2 – Les vœux du président pour l’année 2014 ont marqué le tournant libéral du quinquennat. L’acceptation de l’économie de marché par un gouvernement de gauche ne peut théoriquement tenir que grâce à la contrepartie d’un surplus de redistribution. Cependant, le fait que le gouvernement actuel ne soit pas dans une situation économique qui le lui permet peut-il le conduire à une forme de paralysie ? En quoi la gauche au pouvoir, confrontée à cette réalité, est-elle en train de muter ?

 

Yves Roucaute : Que peuvent cette gauche réformiste et cette gauche sociale-démocrate ? Tout d’abord, il faudrait au gouvernement se tourner vers une gauche plus cohérente et se débarrasser de cette vieille gauche révolutionnaire, de ses logiques du XIXème siècle, et ressembler un peu plus à celles qui existent en Allemagne ou aux Etats-Unis.

 

Le problème, c’est que la gauche gouvernementale doit compter sur l’Etat pour faire les réformes, et c’est bien là son problème. Car, dans son logiciel, en particulier social-démocrate, mener des réformes signifie les mener par le biais de l’Etat et une politique redistributive. Deux leviers traditionnels de la sociale-démocratie. Or, l’Etat ne peut redistribuer que s’il ponctionne. Et on est arrivé à un point où toute ponction supplémentaire tue la relance.

 

En vérité, la gauche française a raté le virage de Rocard qui appelait de ses vœux une révolution des logiciels. François Mitterrand a finalement gagné, et c’est là l’origine des problèmes auxquels François Hollande doit faire face. Lui-même n’ayant pas montré un grand courage, quand il était Premier secrétaire du P.S. pour contribuer à l’évolution du parti.

 

Est-ce que François Hollande peut s’en tirer ? Tout ce qu’il peut espérer, c’est que la France soit tirée par le développement européen et international en priant pour que la reprise se confirme. Et, ainsi, espérer se présenter en 2017.  Ce qui n’est pas impossible.

 

3 – En 2011, le think-tank Terra Nova rédigeait une note qui préconisait de se détourner des populations ouvrières au profit des populations « urbaines » et « diplômée », et de défendre les populations issues de l’immigration (voir ici). Ce tournant sociétal, basé sur un « changement de peuple » est également régulièrement avancé pour expliquer la mutation du pouvoir socialiste. Ne s’agit-il pas plutôt, ici encore, d’une contrainte découlant d’un phénomène plus profond ? 

 

Yves Roucaute : D’un point de vue purement lucide, Terra Nova a parfaitement raison. Il n’y a pas d’avenir politique pour ceux qui veulent perpétuer une tradition ouvriériste, avec une population ouvrière toujours moins nombreuse et qui est de plus en plus formée d’immigrés qui désirent entrer dans les classes moyennes ou entrer au pays. Cela n’a plus rien à voir avec la population ouvrière du début du XXème siècle, avec sa « conscience ouvrière », ses mœurs, ses relations au travail, ses désirs.

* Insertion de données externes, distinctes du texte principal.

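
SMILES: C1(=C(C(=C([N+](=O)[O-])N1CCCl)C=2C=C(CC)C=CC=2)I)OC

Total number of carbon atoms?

15

The symbol for carbon appears 15 times in the SMILES. (Cl is a single chlorine, not C + l.)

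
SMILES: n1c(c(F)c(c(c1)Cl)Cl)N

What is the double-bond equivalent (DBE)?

Molecular formula from the SMILES: C5H3Cl2FN2.
DoU = (2C + 2 + N − H − X)/2 = (2·5 + 2 + 2 − 3 − 3)/2 = 8/2 = 4.
(Structurally: 1 ring(s) + 3 π bond(s) = 4.)

4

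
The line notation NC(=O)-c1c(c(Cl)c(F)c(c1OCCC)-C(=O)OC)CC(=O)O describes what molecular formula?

C14H15ClFNO6

Heavy atoms from the SMILES: 14 C, 1 Cl, 1 F, 1 N, 6 O.
Implicit hydrogens by atom environment:
  6 × C (aromatic): no H
  5 × O: no H
  3 × C: 2 H each → 6
  3 × C: no H
  2 × C: 3 H each → 6
  1 × Cl: no H
  1 × F: no H
  1 × N: 2 H
  1 × O: 1 H
  Total hydrogens = 15.
Molecular formula: C14H15ClFNO6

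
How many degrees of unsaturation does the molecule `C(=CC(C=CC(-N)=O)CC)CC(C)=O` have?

Molecular formula from the SMILES: C11H17NO2.
DoU = (2C + 2 + N − H − X)/2 = (2·11 + 2 + 1 − 17 − 0)/2 = 8/2 = 4.
(Structurally: 0 ring(s) + 4 π bond(s) = 4.)

4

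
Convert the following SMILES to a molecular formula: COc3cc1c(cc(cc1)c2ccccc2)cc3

C17H14O

Heavy atoms from the SMILES: 17 C, 1 O.
Implicit hydrogens by atom environment:
  11 × C (aromatic): 1 H each → 11
  5 × C (aromatic): no H
  1 × C: 3 H
  1 × O: no H
  Total hydrogens = 14.
Molecular formula: C17H14O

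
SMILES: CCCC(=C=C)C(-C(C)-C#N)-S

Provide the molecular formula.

Heavy atoms from the SMILES: 10 C, 1 N, 1 S.
Implicit hydrogens by atom environment:
  3 × C: 2 H each → 6
  3 × C: no H
  2 × C: 3 H each → 6
  2 × C: 1 H each → 2
  1 × N: no H
  1 × S: 1 H
  Total hydrogens = 15.
Molecular formula: C10H15NS

C10H15NS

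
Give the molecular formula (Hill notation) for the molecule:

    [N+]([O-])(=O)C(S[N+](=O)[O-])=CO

Heavy atoms from the SMILES: 2 C, 2 N, 5 O, 1 S.
Implicit hydrogens by atom environment:
  2 × N (charge +1): no H
  2 × O: no H
  2 × O (charge -1): no H
  1 × C: 1 H
  1 × C: no H
  1 × O: 1 H
  1 × S: no H
  Total hydrogens = 2.
Molecular formula: C2H2N2O5S

C2H2N2O5S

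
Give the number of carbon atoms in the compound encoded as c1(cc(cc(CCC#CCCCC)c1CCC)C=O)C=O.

19

The symbol for carbon appears 19 times in the SMILES. Lowercase c denotes aromatic carbon and counts toward C.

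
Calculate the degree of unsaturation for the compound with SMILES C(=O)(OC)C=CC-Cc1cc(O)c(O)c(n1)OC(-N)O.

Molecular formula from the SMILES: C12H16N2O6.
DoU = (2C + 2 + N − H − X)/2 = (2·12 + 2 + 2 − 16 − 0)/2 = 12/2 = 6.
(Structurally: 1 ring(s) + 5 π bond(s) = 6.)

6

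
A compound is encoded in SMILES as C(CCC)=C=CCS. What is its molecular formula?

Heavy atoms from the SMILES: 7 C, 1 S.
Implicit hydrogens by atom environment:
  3 × C: 2 H each → 6
  2 × C: 1 H each → 2
  1 × C: 3 H
  1 × C: no H
  1 × S: 1 H
  Total hydrogens = 12.
Molecular formula: C7H12S

C7H12S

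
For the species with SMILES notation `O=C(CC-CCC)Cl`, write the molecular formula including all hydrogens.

C6H11ClO

Heavy atoms from the SMILES: 6 C, 1 Cl, 1 O.
Implicit hydrogens by atom environment:
  4 × C: 2 H each → 8
  1 × C: 3 H
  1 × C: no H
  1 × Cl: no H
  1 × O: no H
  Total hydrogens = 11.
Molecular formula: C6H11ClO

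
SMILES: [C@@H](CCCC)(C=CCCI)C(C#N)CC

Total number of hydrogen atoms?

22

Hydrogens are implicit in SMILES; fill each atom to its normal valence:
  6 × C: 2 H each → 12
  4 × C: 1 H each → 4
  2 × C: 3 H each → 6
  1 × C: no H
  1 × I: no H
  1 × N: no H
  Total hydrogens = 22.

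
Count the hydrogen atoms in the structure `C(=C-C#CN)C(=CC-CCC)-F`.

Hydrogens are implicit in SMILES; fill each atom to its normal valence:
  3 × C: 2 H each → 6
  3 × C: 1 H each → 3
  3 × C: no H
  1 × C: 3 H
  1 × F: no H
  1 × N: 2 H
  Total hydrogens = 14.

14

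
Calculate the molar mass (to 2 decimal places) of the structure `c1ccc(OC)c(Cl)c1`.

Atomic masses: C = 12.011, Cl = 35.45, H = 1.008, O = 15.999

142.58

Molecular formula: C7H7ClO.
M = 7×12.011 + 1×35.45 + 7×1.008 + 1×15.999 = 142.58 g/mol.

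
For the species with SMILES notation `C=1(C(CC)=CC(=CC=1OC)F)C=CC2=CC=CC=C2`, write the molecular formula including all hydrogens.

C17H17FO

Heavy atoms from the SMILES: 17 C, 1 F, 1 O.
Implicit hydrogens by atom environment:
  7 × C (aromatic): 1 H each → 7
  5 × C (aromatic): no H
  2 × C: 3 H each → 6
  2 × C: 1 H each → 2
  1 × C: 2 H
  1 × F: no H
  1 × O: no H
  Total hydrogens = 17.
Molecular formula: C17H17FO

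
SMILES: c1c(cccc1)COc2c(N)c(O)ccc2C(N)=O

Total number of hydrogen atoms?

14

Hydrogens are implicit in SMILES; fill each atom to its normal valence:
  7 × C (aromatic): 1 H each → 7
  5 × C (aromatic): no H
  2 × N: 2 H each → 4
  2 × O: no H
  1 × C: 2 H
  1 × C: no H
  1 × O: 1 H
  Total hydrogens = 14.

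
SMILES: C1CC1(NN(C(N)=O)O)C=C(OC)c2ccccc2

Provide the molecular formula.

C13H17N3O3

Heavy atoms from the SMILES: 13 C, 3 N, 3 O.
Implicit hydrogens by atom environment:
  5 × C (aromatic): 1 H each → 5
  3 × C: no H
  2 × C: 2 H each → 4
  2 × O: no H
  1 × C: 3 H
  1 × C: 1 H
  1 × C (aromatic): no H
  1 × N: 2 H
  1 × N: 1 H
  1 × N: no H
  1 × O: 1 H
  Total hydrogens = 17.
Molecular formula: C13H17N3O3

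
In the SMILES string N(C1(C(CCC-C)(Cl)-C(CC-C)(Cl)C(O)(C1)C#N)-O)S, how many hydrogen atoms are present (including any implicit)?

22

Hydrogens are implicit in SMILES; fill each atom to its normal valence:
  6 × C: 2 H each → 12
  5 × C: no H
  2 × C: 3 H each → 6
  2 × Cl: no H
  2 × O: 1 H each → 2
  1 × N: 1 H
  1 × N: no H
  1 × S: 1 H
  Total hydrogens = 22.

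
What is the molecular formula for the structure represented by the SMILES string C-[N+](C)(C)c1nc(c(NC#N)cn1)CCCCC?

Heavy atoms from the SMILES: 13 C, 5 N.
Implicit hydrogens by atom environment:
  4 × C: 3 H each → 12
  4 × C: 2 H each → 8
  3 × C (aromatic): no H
  2 × N (aromatic): no H
  1 × C (aromatic): 1 H
  1 × C: no H
  1 × N: 1 H
  1 × N: no H
  1 × N (charge +1): no H
  Total hydrogens = 22.
Net charge +1.
Molecular formula: C13H22N5+

C13H22N5+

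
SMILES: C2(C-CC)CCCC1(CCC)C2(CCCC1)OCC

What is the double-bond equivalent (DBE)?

2

Molecular formula from the SMILES: C18H34O.
DoU = (2C + 2 + N − H − X)/2 = (2·18 + 2 + 0 − 34 − 0)/2 = 4/2 = 2.
(Structurally: 2 ring(s) + 0 π bond(s) = 2.)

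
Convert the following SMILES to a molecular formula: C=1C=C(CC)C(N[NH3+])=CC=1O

C8H13N2O+

Heavy atoms from the SMILES: 8 C, 2 N, 1 O.
Implicit hydrogens by atom environment:
  3 × C (aromatic): 1 H each → 3
  3 × C (aromatic): no H
  1 × C: 3 H
  1 × C: 2 H
  1 × N (charge +1): 3 H
  1 × N: 1 H
  1 × O: 1 H
  Total hydrogens = 13.
Net charge +1.
Molecular formula: C8H13N2O+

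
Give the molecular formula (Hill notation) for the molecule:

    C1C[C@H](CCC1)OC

C7H14O

Heavy atoms from the SMILES: 7 C, 1 O.
Implicit hydrogens by atom environment:
  5 × C: 2 H each → 10
  1 × C: 3 H
  1 × C: 1 H
  1 × O: no H
  Total hydrogens = 14.
Molecular formula: C7H14O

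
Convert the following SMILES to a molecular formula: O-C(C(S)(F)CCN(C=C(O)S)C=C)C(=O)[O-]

Heavy atoms from the SMILES: 9 C, 1 F, 1 N, 4 O, 2 S.
Implicit hydrogens by atom environment:
  3 × C: 2 H each → 6
  3 × C: 1 H each → 3
  3 × C: no H
  2 × O: 1 H each → 2
  2 × S: 1 H each → 2
  1 × F: no H
  1 × N: no H
  1 × O: no H
  1 × O (charge -1): no H
  Total hydrogens = 13.
Net charge -1.
Molecular formula: C9H13FNO4S2-

C9H13FNO4S2-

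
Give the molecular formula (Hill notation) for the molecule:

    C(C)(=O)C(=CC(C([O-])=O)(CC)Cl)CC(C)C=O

C12H16ClO4-

Heavy atoms from the SMILES: 12 C, 1 Cl, 4 O.
Implicit hydrogens by atom environment:
  4 × C: no H
  3 × C: 3 H each → 9
  3 × C: 1 H each → 3
  3 × O: no H
  2 × C: 2 H each → 4
  1 × Cl: no H
  1 × O (charge -1): no H
  Total hydrogens = 16.
Net charge -1.
Molecular formula: C12H16ClO4-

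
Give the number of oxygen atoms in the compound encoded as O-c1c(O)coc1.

3

The symbol for oxygen appears 3 times in the SMILES.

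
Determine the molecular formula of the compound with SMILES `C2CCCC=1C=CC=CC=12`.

Heavy atoms from the SMILES: 10 C.
Implicit hydrogens by atom environment:
  4 × C: 2 H each → 8
  4 × C (aromatic): 1 H each → 4
  2 × C (aromatic): no H
  Total hydrogens = 12.
Molecular formula: C10H12

C10H12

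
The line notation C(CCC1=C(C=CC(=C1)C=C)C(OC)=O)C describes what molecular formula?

Heavy atoms from the SMILES: 14 C, 2 O.
Implicit hydrogens by atom environment:
  4 × C: 2 H each → 8
  3 × C (aromatic): 1 H each → 3
  3 × C (aromatic): no H
  2 × C: 3 H each → 6
  2 × O: no H
  1 × C: 1 H
  1 × C: no H
  Total hydrogens = 18.
Molecular formula: C14H18O2

C14H18O2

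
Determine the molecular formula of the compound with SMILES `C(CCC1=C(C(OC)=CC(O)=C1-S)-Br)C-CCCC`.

Heavy atoms from the SMILES: 1 Br, 15 C, 2 O, 1 S.
Implicit hydrogens by atom environment:
  7 × C: 2 H each → 14
  5 × C (aromatic): no H
  2 × C: 3 H each → 6
  1 × Br: no H
  1 × C (aromatic): 1 H
  1 × O: 1 H
  1 × O: no H
  1 × S: 1 H
  Total hydrogens = 23.
Molecular formula: C15H23BrO2S

C15H23BrO2S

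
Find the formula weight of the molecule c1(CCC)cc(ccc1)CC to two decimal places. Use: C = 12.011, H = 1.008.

Molecular formula: C11H16.
M = 11×12.011 + 16×1.008 = 148.25 g/mol.

148.25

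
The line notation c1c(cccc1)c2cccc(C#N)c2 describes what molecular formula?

Heavy atoms from the SMILES: 13 C, 1 N.
Implicit hydrogens by atom environment:
  9 × C (aromatic): 1 H each → 9
  3 × C (aromatic): no H
  1 × C: no H
  1 × N: no H
  Total hydrogens = 9.
Molecular formula: C13H9N

C13H9N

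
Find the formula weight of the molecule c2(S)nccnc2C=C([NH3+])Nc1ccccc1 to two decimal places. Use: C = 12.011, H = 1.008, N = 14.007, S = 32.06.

Molecular formula: C12H13N4S+.
M = 12×12.011 + 13×1.008 + 4×14.007 + 1×32.06 = 245.32 g/mol.

245.32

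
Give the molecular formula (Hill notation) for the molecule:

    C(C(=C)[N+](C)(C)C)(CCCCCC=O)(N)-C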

Il y a d’ailleurs longtemps que le PS n’est plus un parti ouvrier. Il l’est resté un peu dans le Nord et dans les Bouches du Rhône jusque dans les années 80, mais le parti ouvrier hier c’était surtout le Parti communiste, parfois les gaullistes, et, aujourd’hui, en ce qui concerne les ouvriers dits « blancs » c’est plutôt le Front national.

Si le PS veut construire son avenir, il doit abandonner les logiciels qu’il avait auparavant et parler aux classes moyennes et au bas des classes supérieures qui sont d’ailleurs aptes à entendre un discours de social-libéralisme, auquel elles ont intérêt objectivement.

Certes, le PS a commencé à séduire ces électeurs mais, pris dans ses anciennes alliances, incapable de rompre avec le discours de la gauche classique et archaïque, il peine à se faire entendre. Il est simplement temps que le PS prenne en compte la révolution numérique, les nouvelles forces sociales émergentes et les nouvelles catégories diplômées et urbaines.